Abortion bill boosting informed consent heads to the governor

Missouri lawmakers have just given final approval to a controversial abortion law.  The legislative session ends this evening.

House lawmakers voted in favor of Senate Bill 793 that says women who are considering an abortion should hear a heartbeat, see an ultrasound, and receive a state-mandated brochure about abortion.

This bill now heads to the governor's desk.

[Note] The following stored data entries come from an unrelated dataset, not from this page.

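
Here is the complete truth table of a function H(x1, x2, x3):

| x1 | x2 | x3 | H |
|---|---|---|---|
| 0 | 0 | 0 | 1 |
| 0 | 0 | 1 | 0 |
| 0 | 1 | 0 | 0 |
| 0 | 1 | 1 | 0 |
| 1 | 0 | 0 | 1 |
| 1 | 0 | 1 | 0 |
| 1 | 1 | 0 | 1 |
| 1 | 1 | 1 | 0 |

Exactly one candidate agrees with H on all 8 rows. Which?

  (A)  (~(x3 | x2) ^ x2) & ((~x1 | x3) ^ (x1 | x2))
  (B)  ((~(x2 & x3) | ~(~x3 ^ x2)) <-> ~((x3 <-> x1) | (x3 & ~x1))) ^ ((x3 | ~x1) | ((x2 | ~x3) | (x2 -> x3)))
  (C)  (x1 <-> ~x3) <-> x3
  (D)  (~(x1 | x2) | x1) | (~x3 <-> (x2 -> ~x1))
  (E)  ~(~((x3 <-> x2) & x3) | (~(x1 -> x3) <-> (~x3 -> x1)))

A

(B) disagrees with H on (0,0,1) (formula → 1, table → 0); rule it out.
(C) disagrees with H on (0,0,1) (formula → 1, table → 0); rule it out.
(D) disagrees with H on (0,0,1) (formula → 1, table → 0); rule it out.
(E) disagrees with H on (0,0,0) (formula → 0, table → 1); rule it out.
Only (A) survives; checking it on all 8 rows confirms it matches H.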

If Governor Jay Nixon signs the bill into law, abortion doctors will be required to offer a woman the opportunity to see an ultrasound and hear a heartbeat, if audible.  New printed materials -- developed by the state -- would detail the risks of an abortion, alternatives, and what the unborn child looks like at two-week increments.  That information would be given to women -- in person -- 24 hours before the procedure.  Some say women need all of the information they can get, while others say politicians are intruding.

Jennifer Morgan is 12 weeks pregnant -- about as far along as the pregnancy she aborted after she was raped 12 years ago.

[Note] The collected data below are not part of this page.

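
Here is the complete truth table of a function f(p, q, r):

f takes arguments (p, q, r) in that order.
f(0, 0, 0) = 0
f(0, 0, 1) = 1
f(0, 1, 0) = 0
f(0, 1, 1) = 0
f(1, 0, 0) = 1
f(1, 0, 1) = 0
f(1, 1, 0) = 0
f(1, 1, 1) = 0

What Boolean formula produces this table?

f(p, q, r) = ((NOT p AND NOT q) AND r) OR ((p AND NOT q) AND NOT r)

The 1-rows are (0,0,1), (1,0,0). Each contributes one minterm — ¬p·¬q·r; p·¬q·¬r — and their disjunction is a sum-of-products form of f.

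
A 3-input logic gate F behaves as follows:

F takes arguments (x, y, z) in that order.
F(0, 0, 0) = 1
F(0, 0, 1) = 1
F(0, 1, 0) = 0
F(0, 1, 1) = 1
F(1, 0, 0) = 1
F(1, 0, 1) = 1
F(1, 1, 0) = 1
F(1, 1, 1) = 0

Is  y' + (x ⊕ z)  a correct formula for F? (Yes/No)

Yes

Evaluate y' + (x ⊕ z) on each row and compare to F:
  x=0, y=0, z=0: formula gives 1, F = 1 ✓
  x=0, y=0, z=1: formula gives 1, F = 1 ✓
  x=0, y=1, z=0: formula gives 0, F = 0 ✓
  x=0, y=1, z=1: formula gives 1, F = 1 ✓
  x=1, y=0, z=0: formula gives 1, F = 1 ✓
  … (the remaining 3 rows also agree.)
Every row agrees, so the formula is equivalent.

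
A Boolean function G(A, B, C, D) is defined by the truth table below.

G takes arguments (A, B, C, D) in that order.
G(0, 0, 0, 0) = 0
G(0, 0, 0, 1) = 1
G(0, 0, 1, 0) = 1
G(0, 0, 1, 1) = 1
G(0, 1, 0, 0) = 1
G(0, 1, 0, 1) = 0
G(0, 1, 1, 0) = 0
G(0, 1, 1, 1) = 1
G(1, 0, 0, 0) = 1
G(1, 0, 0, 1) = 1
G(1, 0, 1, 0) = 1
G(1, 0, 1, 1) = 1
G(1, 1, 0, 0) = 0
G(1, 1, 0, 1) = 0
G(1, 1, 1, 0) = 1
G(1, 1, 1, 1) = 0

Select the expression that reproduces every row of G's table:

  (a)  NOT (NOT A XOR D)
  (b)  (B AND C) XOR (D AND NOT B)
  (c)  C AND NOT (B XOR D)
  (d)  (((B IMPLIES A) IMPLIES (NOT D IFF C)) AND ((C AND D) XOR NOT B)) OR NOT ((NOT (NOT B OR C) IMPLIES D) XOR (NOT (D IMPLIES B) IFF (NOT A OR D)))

(a) disagrees with G on (0,0,1,0) (formula → 0, table → 1); rule it out.
(b) disagrees with G on (0,0,1,0) (formula → 0, table → 1); rule it out.
(c) disagrees with G on (0,0,0,1) (formula → 0, table → 1); rule it out.
That leaves (d). Evaluating it on every row reproduces the table of G exactly.

d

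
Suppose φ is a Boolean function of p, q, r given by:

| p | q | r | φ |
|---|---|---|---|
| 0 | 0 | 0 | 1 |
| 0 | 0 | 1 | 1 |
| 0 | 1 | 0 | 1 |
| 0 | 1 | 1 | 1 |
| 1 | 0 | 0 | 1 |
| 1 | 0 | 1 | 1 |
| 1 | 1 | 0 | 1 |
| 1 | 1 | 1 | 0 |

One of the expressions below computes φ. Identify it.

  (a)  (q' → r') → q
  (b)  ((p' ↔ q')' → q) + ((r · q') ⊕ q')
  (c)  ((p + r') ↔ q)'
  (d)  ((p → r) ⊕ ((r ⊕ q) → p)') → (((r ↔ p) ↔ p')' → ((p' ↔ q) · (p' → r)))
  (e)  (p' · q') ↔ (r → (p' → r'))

d

(a) fails at (0,0,0): the formula yields 0, φ is 1.
(b) fails at (1,0,1): the formula yields 0, φ is 1.
(c) fails at (0,0,1): the formula yields 0, φ is 1.
(e) fails at (0,0,1): the formula yields 0, φ is 1.
That leaves (d). Evaluating it on every row reproduces the table of φ exactly.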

"I was very scared, I was very angry and wanted absolutely nothing to do with reminders of that incident," Morgan says.

She had an ultrasound but chose not to look at it.

"Had I known, not only all of the physical, but the emotional repercussions of my choice, I would have chosen differently," Morgan says.

The new strategy boosts the existing state law that already requires women to get information on the risks they face, 24 hours before an abortion.  The new law would mandate that consultation be done in person.

"That puts a huge burden on our patients," Planned Parenthood President and C.E.O. Paula Gianino says.  "One out of every six patients drive more than 100 miles to get to us to get the care they need."

As one of only two abortion providers in the state, Planned Parenthood in St. Louis performs some 6,000 abortions annually.  They counsel and give family planning courses to an additional 48,000 people.

Planned Parenthood says lawmakers want to require something they already do.

"It's a non-issue, because women here in St. Louis at Planned Parenthood are required to have an ultrasound," Gianino says.

Physicians would be required to present state-issued pamphlets stating:  "The life of each human being begins at conception.  Abortion will terminate the life of a separate, unique, living human being."

"This kind of language that the state is now imposing is language that not everyone believes, not all religions adhere to," Gianino says.  "It is really information that's meant to cause more distress for the woman."

Morgan says her message isn't about pro-life or pro-choice.

"I want to approach this as a pro-information," Morgan says.  "Women should have all of the information they can before they make this choice."

The new law would also prohibit any insurance provider from covering abortions -- something many private insurers now cover under special riders.

Planned Parenthood leaders say the bill does not do enough to help women.

"We oppose this bill because it does nothing to help them prevent unintended pregnancy," Gianino says.  "That is the kind of effort that I wish our legislature focused on."